Samenvatting

Lodewijk XVI

De macht van de Koning

Koning Lodewijk XVI had enorm veel macht. Hij mocht alles bepalen in Frankrijk. Hij werd wel geholpen door ministers, edellieden en ambtenaren maar zij moesten hem wel gehoorzamen. Dit betekende dat zij eigenlijk niets te zeggen hadden. De koning had dus de absolute macht.

In die tijd waren er ook mensen die andere ideeën kregen over hoe een land bestuurt zou moeten worden. Mensen gingen steeds kritischer kijken en zelf logisch nadenken. Ze begonnen zich te realiseren dat de kerk niet altijd gelijk had en dat het niet betekende dat iets wat er al lang was (traditie) ook meteen goed was. Deze manier van denken noemen we verlicht denken.

Een paar ideeën uit de verlichting:

- Rijk of arm maakt niet uit; alle mensen zijn gelijk.

- Alle mensen hebben dezelfde rechten. De regering moet deze grondrechten beschermen.

- De leider van een volk moet luisteren naar wat het volk wil.

 

In Frankrijk was er wat we noemen een standenmaatschappij. Er waren drie standen. De eerste stand: de geestelijken. De tweede stand: de Koning, Koningin en de edelen. De derde stand: De rest van de bevolking

De eerste en tweede stand bestond maar uit 3% van de gehele bevolking, zij bezaten zo'n 75% van alle grond in Frankrijk en hoefde geen belasting te betalen. De rest van de bevolking bestond uit ambachtslieden, boeren, wetenschappers, rijke kooplieden enz. Deze mensen betaalde belasting zodat de eerste twee standen hun luxe leven konden behouden.

Het volk was het hier op een gegeven moment niet meer mee eens, meerendeel van het volk leefde in armoede. De laatste druppel kwam in 1788 en 1789, in deze jaren waren er slechte oogsten, hierdoor werd het graan duurder en het brood dus ook.
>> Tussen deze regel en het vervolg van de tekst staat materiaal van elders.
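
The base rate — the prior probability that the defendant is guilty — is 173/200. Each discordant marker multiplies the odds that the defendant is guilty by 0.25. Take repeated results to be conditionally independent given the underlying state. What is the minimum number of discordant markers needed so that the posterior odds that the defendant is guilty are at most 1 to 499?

Prior odds: 0.865 ÷ 0.135 = 173/27.
Likelihood ratio per discordant marker = 0.25.
Target odds = 1/499.
Require 0.25ⁿ ≤ 1/499 ÷ (173/27) = 27/86327.
0.25⁵ = 1/1024 is still above 27/86327 but 0.25⁶ = 1/4096 is at or below it, so n = 6.

6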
Ook verhoogde Lodewijk XVI in dit jaar de belastingen door de vele oorlogen en de dure levenstijl van de eerste en tweede stand was de schatkist leeg.

Alle standen kwamen bijeen voor een vergadering, de derde stand hoopte dat er iets zou veranderen en de eerst en tweede stand ook belasting zou gaan betalen. Iedere stand mocht stemmen en het werd al snel duidelijk dat er niets zou veranderen. De teleurstelling bij de derde stand was groot.

Zes weken later besloot de derde stand nogmaals een vergadering in te plannen. Er braken rellen uit en op 14 juli 1789 bestormden mensen de Bastille. Dit was het begin van de Franse revolutie.